Friday, September 4, 2009
The Department of Labor has just released the August unemployment figures which, while still bad, is showing some early signs of life--just barely. There were 216,000 job losses in August, pushing the unemployment rate back up to 9.7% (after a wave of people stopped looking for work in July, dropping the rate to 9.4%). According to the New York Times:
Economists had expected 230,000 job losses for the month, and believed the unemployment rate would hit 9.5 percent. The government also revised monthly job losses for July higher, saying the economy had shed 276,000 jobs compared with the 247,000 that had originally been reported. The June number was revised to 463,000 job losses from 443,000. . . .
The slower pace of job losses suggested that the worst recession since the 1930s was losing steam, but the figures offered few hints that employers who had slashed their payrolls to conserve money were ready to hire again. Economists say employers must create 300,000 to 400,000 jobs a month to bring unemployment rates back to pre-recession levels — a difficult hurdle after such a prolonged downturn. . . .

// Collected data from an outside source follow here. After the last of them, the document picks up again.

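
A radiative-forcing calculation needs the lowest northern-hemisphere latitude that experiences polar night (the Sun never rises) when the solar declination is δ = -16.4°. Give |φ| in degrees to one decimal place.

Polar night requires cos H₀ = −tan φ tan δ ≥ 1, i.e. tan φ tan δ ≤ −1.
The boundary is |tan φ| · |tan δ| = 1, so |φ| = 90° − |δ| = 90° − 16.4° = 73.6° in the northern hemisphere.

|φ| = 73.6°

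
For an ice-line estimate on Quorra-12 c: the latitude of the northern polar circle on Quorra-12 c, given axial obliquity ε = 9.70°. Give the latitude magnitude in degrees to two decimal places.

80.30°

The polar circle is the lowest latitude that experiences at least one full rotation of continuous daylight at the northern-summer solstice; it lies at |φ| = 90° − ε = 90° − 9.70° = 80.30°.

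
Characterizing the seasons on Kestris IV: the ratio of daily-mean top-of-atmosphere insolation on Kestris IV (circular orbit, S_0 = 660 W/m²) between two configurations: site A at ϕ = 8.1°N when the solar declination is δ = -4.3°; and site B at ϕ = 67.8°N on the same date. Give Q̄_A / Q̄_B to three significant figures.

Q̄_A / Q̄_B ≈ 3.54

— Configuration A (ϕ=+8.1°):
cos h₀ = −tan(+8.1°) tan(-4.300°) = 0.0107, h₀ = 1.5601 rad.
Bracket: h₀ sin ϕ sin δ + cos ϕ cos δ sin h₀ = 1.5601×0.14090×-0.07498 + 0.99002×0.99719×0.99994 = -0.016482 + 0.987179 = 0.970697.
Q̄ = (S_0/π) × [bracket] = (660/π) × 0.970697 = 203.93 W/m².
— Configuration B (ϕ=+67.8°):
cos h₀ = −tan(+67.8°) tan(-4.300°) = 0.1842, h₀ = 1.3855 rad.
Bracket: h₀ sin ϕ sin δ + cos ϕ cos δ sin h₀ = 1.3855×0.92587×-0.07498 + 0.37784×0.99719×0.98288 = -0.096184 + 0.370328 = 0.274144.
Q̄ = (S_0/π) × [bracket] = (660/π) × 0.274144 = 57.593 W/m².
Ratio Q̄_A / Q̄_B = 203.93 / 57.593 = 3.541.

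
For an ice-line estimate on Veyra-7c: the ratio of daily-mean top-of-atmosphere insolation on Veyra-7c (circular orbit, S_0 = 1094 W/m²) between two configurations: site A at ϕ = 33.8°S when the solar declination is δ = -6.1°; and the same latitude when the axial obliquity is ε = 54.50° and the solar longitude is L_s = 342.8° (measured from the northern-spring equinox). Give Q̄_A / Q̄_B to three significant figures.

Q̄_A / Q̄_B ≈ 0.896

— Configuration A (ϕ=-33.8°):
cos h₀ = −tan(-33.8°) tan(-6.100°) = -0.0715, h₀ = 1.6424 rad.
Bracket: h₀ sin ϕ sin δ + cos ϕ cos δ sin h₀ = 1.6424×-0.55630×-0.10626 + 0.83098×0.99434×0.99744 = 0.097086 + 0.824161 = 0.921247.
Q̄ = (S_0/π) × [bracket] = (1094/π) × 0.921247 = 320.81 W/m².
— Configuration B (ϕ=-33.8°):
Solar declination: sin δ = sin ε · sin L_s = sin 54.50° × sin 342.8° = -0.24074, so δ = -13.930°.
cos h₀ = −tan(-33.8°) tan(-13.930°) = -0.1660, h₀ = 1.7376 rad.
Bracket: h₀ sin ϕ sin δ + cos ϕ cos δ sin h₀ = 1.7376×-0.55630×-0.24074 + 0.83098×0.97059×0.98612 = 0.232706 + 0.795346 = 1.028052.
Q̄ = (S_0/π) × [bracket] = (1094/π) × 1.028052 = 358.00 W/m².
Ratio Q̄_A / Q̄_B = 320.81 / 358.00 = 0.8961.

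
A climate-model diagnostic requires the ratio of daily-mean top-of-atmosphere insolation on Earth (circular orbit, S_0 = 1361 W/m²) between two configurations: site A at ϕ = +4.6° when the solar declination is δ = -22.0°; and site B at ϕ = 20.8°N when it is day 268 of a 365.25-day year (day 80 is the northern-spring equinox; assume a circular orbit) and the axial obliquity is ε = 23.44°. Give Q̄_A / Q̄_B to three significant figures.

Q̄_A / Q̄_B ≈ 0.960

— Configuration A (ϕ=+4.6°):
cos h₀ = −tan(+4.6°) tan(-22.000°) = 0.0325, h₀ = 1.5383 rad.
Bracket: h₀ sin ϕ sin δ + cos ϕ cos δ sin h₀ = 1.5383×0.08020×-0.37461 + 0.99678×0.92718×0.99947 = -0.046216 + 0.923705 = 0.877489.
Q̄ = (S_0/π) × [bracket] = (1361/π) × 0.877489 = 380.15 W/m².
— Configuration B (ϕ=+20.8°):
Solar longitude: L_s = 360° × (268 − 80)/365.25 = 185.298°.
sin δ = sin 23.44° × sin 185.298° = -0.03673, so δ = -2.105°.
cos h₀ = −tan(+20.8°) tan(-2.105°) = 0.0140, h₀ = 1.5568 rad.
Bracket: h₀ sin ϕ sin δ + cos ϕ cos δ sin h₀ = 1.5568×0.35511×-0.03673 + 0.93483×0.99933×0.99990 = -0.020306 + 0.934110 = 0.913804.
Q̄ = (S_0/π) × [bracket] = (1361/π) × 0.913804 = 395.88 W/m².
Ratio Q̄_A / Q̄_B = 380.15 / 395.88 = 0.9603.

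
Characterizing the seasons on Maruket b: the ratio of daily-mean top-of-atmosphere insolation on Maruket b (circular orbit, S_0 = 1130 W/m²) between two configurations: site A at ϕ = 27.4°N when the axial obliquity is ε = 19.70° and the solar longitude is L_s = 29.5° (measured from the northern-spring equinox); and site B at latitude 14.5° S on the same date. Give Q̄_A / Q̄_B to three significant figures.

Q̄_A / Q̄_B ≈ 1.12

— Configuration A (ϕ=+27.4°):
Solar declination: sin δ = sin ε · sin L_s = sin 19.70° × sin 29.5° = 0.16599, so δ = +9.555°.
cos h₀ = −tan(+27.4°) tan(+9.555°) = -0.0873, h₀ = 1.6582 rad.
Bracket: h₀ sin ϕ sin δ + cos ϕ cos δ sin h₀ = 1.6582×0.46020×0.16599 + 0.88782×0.98613×0.99619 = 0.126668 + 0.872170 = 0.998838.
Q̄ = (S_0/π) × [bracket] = (1130/π) × 0.998838 = 359.27 W/m².
— Configuration B (ϕ=-14.5°):
cos h₀ = −tan(-14.5°) tan(+9.555°) = 0.0435, h₀ = 1.5272 rad.
Bracket: h₀ sin ϕ sin δ + cos ϕ cos δ sin h₀ = 1.5272×-0.25038×0.16599 + 0.96815×0.98613×0.99905 = -0.063471 + 0.953815 = 0.890344.
Q̄ = (S_0/π) × [bracket] = (1130/π) × 0.890344 = 320.25 W/m².
Ratio Q̄_A / Q̄_B = 359.27 / 320.25 = 1.122.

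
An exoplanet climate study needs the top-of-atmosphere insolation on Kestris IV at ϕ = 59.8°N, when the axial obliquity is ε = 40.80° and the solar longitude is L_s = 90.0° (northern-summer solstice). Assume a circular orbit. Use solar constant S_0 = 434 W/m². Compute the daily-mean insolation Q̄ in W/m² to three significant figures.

Solar declination: sin δ = sin ε · sin L_s = sin 40.80° × sin 90.0° = 0.65342, so δ = +40.800°.
cos h₀ = −tan(+59.8°) tan(+40.800°) = -1.4831 ≤ −1 ⇒ polar day, h₀ = π.
Bracket: h₀ sin ϕ sin δ + cos ϕ cos δ sin h₀ = 3.1416×0.86427×0.65342 + 0.50302×0.75700×0.00000 = 1.774160 + 0.000000 = 1.774160.
Q̄ = (S_0/π) × [bracket] = (434/π) × 1.774160 = 245.1 W/m².

Q̄ ≈ 245 W/m²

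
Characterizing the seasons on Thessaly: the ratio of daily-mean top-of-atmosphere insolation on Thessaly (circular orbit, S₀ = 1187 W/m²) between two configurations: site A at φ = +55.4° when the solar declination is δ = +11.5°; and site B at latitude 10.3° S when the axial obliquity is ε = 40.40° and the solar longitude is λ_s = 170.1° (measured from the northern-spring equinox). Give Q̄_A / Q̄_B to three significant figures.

Q̄_A / Q̄_B ≈ 0.886

— Configuration A (φ=+55.4°):
cos H₀ = −tan(+55.4°) tan(+11.500°) = -0.2949, H₀ = 1.8702 rad.
Bracket: H₀ sin φ sin δ + cos φ cos δ sin H₀ = 1.8702×0.82314×0.19937 + 0.56784×0.97992×0.95552 = 0.306917 + 0.531687 = 0.838604.
Q̄ = (S₀/π) × [bracket] = (1187/π) × 0.838604 = 316.85 W/m².
— Configuration B (φ=-10.3°):
Solar declination: sin δ = sin ε · sin λ_s = sin 40.40° × sin 170.1° = 0.11143, so δ = +6.398°.
cos H₀ = −tan(-10.3°) tan(+6.398°) = 0.0204, H₀ = 1.5504 rad.
Bracket: H₀ sin φ sin δ + cos φ cos δ sin H₀ = 1.5504×-0.17880×0.11143 + 0.98389×0.99377×0.99979 = -0.030890 + 0.977555 = 0.946665.
Q̄ = (S₀/π) × [bracket] = (1187/π) × 0.946665 = 357.68 W/m².
Ratio Q̄_A / Q̄_B = 316.85 / 357.68 = 0.8858.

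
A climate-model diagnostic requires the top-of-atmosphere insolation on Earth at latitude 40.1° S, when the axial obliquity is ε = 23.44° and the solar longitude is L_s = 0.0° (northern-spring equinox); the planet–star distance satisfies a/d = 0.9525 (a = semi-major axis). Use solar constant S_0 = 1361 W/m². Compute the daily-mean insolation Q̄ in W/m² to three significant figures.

Q̄ ≈ 301 W/m²

Solar declination: sin δ = sin ε · sin L_s = sin 23.44° × sin 0.0° = 0.00000, so δ = +0.000°.
cos h₀ = −tan(-40.1°) tan(+0.000°) = 0.0000, h₀ = 1.5708 rad.
Bracket: h₀ sin ϕ sin δ + cos ϕ cos δ sin h₀ = 1.5708×-0.64412×0.00000 + 0.76492×1.00000×1.00000 = -0.000000 + 0.764920 = 0.764920.
Inverse-square distance factor (a/d)² = 0.9525² = 0.907256.
Q̄ = (S_0/π) × 0.907256 × [bracket] = (1361/π) × 0.907256 × 0.764920 = 300.6 W/m².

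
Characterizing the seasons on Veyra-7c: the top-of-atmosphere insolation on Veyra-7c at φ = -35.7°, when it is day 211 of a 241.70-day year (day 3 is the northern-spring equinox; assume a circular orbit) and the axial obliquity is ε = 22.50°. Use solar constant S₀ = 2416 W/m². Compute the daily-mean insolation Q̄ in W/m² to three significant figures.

Q̄ ≈ 819 W/m²

Solar longitude: λ_s = 360° × (211 − 3)/241.70 = 309.806°.
sin δ = sin 22.50° × sin 309.806° = -0.29399, so δ = -17.097°.
cos H₀ = −tan(-35.7°) tan(-17.097°) = -0.2210, H₀ = 1.7937 rad.
Bracket: H₀ sin φ sin δ + cos φ cos δ sin H₀ = 1.7937×-0.58354×-0.29399 + 0.81208×0.95581×0.97527 = 0.307718 + 0.756999 = 1.064717.
Q̄ = (S₀/π) × [bracket] = (2416/π) × 1.064717 = 818.8 W/m².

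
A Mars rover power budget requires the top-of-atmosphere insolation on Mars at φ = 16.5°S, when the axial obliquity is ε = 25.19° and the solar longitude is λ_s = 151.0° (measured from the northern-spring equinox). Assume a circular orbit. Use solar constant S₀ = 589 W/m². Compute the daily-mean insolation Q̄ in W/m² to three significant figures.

Solar declination: sin δ = sin ε · sin λ_s = sin 25.19° × sin 151.0° = 0.20635, so δ = +11.908°.
cos H₀ = −tan(-16.5°) tan(+11.908°) = 0.0625, H₀ = 1.5083 rad.
Bracket: H₀ sin φ sin δ + cos φ cos δ sin H₀ = 1.5083×-0.28402×0.20635 + 0.95882×0.97848×0.99805 = -0.088398 + 0.936357 = 0.847959.
Q̄ = (S₀/π) × [bracket] = (589/π) × 0.847959 = 159.0 W/m².

Q̄ ≈ 159 W/m²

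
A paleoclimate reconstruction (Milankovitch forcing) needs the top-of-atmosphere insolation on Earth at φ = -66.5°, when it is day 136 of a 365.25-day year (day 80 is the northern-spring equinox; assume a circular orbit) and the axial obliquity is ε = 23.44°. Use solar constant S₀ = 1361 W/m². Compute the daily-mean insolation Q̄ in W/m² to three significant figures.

Solar longitude: λ_s = 360° × (136 − 80)/365.25 = 55.195°.
sin δ = sin 23.44° × sin 55.195° = 0.32662, so δ = +19.064°.
cos H₀ = −tan(-66.5°) tan(+19.064°) = 0.7948, H₀ = 0.6522 rad.
Bracket: H₀ sin φ sin δ + cos φ cos δ sin H₀ = 0.6522×-0.91706×0.32662 + 0.39875×0.94515×0.60691 = -0.195354 + 0.228731 = 0.033377.
Q̄ = (S₀/π) × [bracket] = (1361/π) × 0.033377 = 14.46 W/m².

Q̄ ≈ 14.5 W/m²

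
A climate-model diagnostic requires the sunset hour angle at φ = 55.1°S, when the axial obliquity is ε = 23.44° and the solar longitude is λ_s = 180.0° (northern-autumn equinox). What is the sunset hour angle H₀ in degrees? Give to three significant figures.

H₀ = 90.0°

Solar declination: sin δ = sin ε · sin λ_s = sin 23.44° × sin 180.0° = 0.00000, so δ = +0.000°.
cos H₀ = −tan φ · tan δ = −tan(-55.1°) × tan(+0.000°) = 0.0000, so H₀ = 1.5708 rad = 90.00°.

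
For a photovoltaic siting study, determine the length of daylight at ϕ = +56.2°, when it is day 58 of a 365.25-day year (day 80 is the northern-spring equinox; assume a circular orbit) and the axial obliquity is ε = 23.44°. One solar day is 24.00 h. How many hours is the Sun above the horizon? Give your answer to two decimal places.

10.29 h

Solar longitude: L_s = 360° × (58 − 80)/365.25 = -21.684°, i.e. -21.684° + 360° = 338.316°.
sin δ = sin 23.44° × sin 338.316° = -0.14698, so δ = -8.452°.
cos h₀ = −tan ϕ · tan δ = −tan(+56.2°) × tan(-8.452°) = 0.2220, so h₀ = 1.3470 rad = 77.18°.
Daylight = 2h₀/(2π) × 24.00 h = (1.3470/π) × 24.00 = 10.29 h.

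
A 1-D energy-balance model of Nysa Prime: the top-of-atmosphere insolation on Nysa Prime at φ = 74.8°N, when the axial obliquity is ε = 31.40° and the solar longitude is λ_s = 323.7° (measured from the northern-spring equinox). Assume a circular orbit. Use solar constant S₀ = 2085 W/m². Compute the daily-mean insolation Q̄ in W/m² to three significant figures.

Solar declination: sin δ = sin ε · sin λ_s = sin 31.40° × sin 323.7° = -0.30844, so δ = -17.966°.
cos H₀ = −tan(+74.8°) tan(-17.966°) = 1.1935 ≥ 1 ⇒ polar night, H₀ = 0 and Q̄ = 0.

Q̄ ≈ 0.00 W/m²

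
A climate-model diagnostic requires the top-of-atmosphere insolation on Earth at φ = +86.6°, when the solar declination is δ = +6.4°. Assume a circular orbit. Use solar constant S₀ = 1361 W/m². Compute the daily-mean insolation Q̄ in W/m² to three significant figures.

cos H₀ = −tan(+86.6°) tan(+6.400°) = -1.8880 ≤ −1 ⇒ polar day, H₀ = π.
Bracket: H₀ sin φ sin δ + cos φ cos δ sin H₀ = 3.1416×0.99824×0.11147 + 0.05931×0.99377×0.00000 = 0.349578 + 0.000000 = 0.349578.
Q̄ = (S₀/π) × [bracket] = (1361/π) × 0.349578 = 151.4 W/m².

Q̄ ≈ 151 W/m²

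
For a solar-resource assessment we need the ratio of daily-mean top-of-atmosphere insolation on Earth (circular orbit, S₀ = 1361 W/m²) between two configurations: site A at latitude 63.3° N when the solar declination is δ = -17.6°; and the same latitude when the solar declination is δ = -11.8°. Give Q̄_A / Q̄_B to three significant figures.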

Average earnings scarcely budged, illustrating the effect of pay freezes and employee furloughs. And record numbers of workers are spending six months or more without a job. . . . But the loss of 216,000 jobs in August, while grim by normal standards, underscored how far the economy had come from its worst days, when an average of 691,000 jobs were lost each month in the first quarter. Economists credited the Obama administration’s $787 billion stimulus plan and other rescue efforts by the Treasury Department and the Federal Reserve with stabilizing the economy and slowing job losses.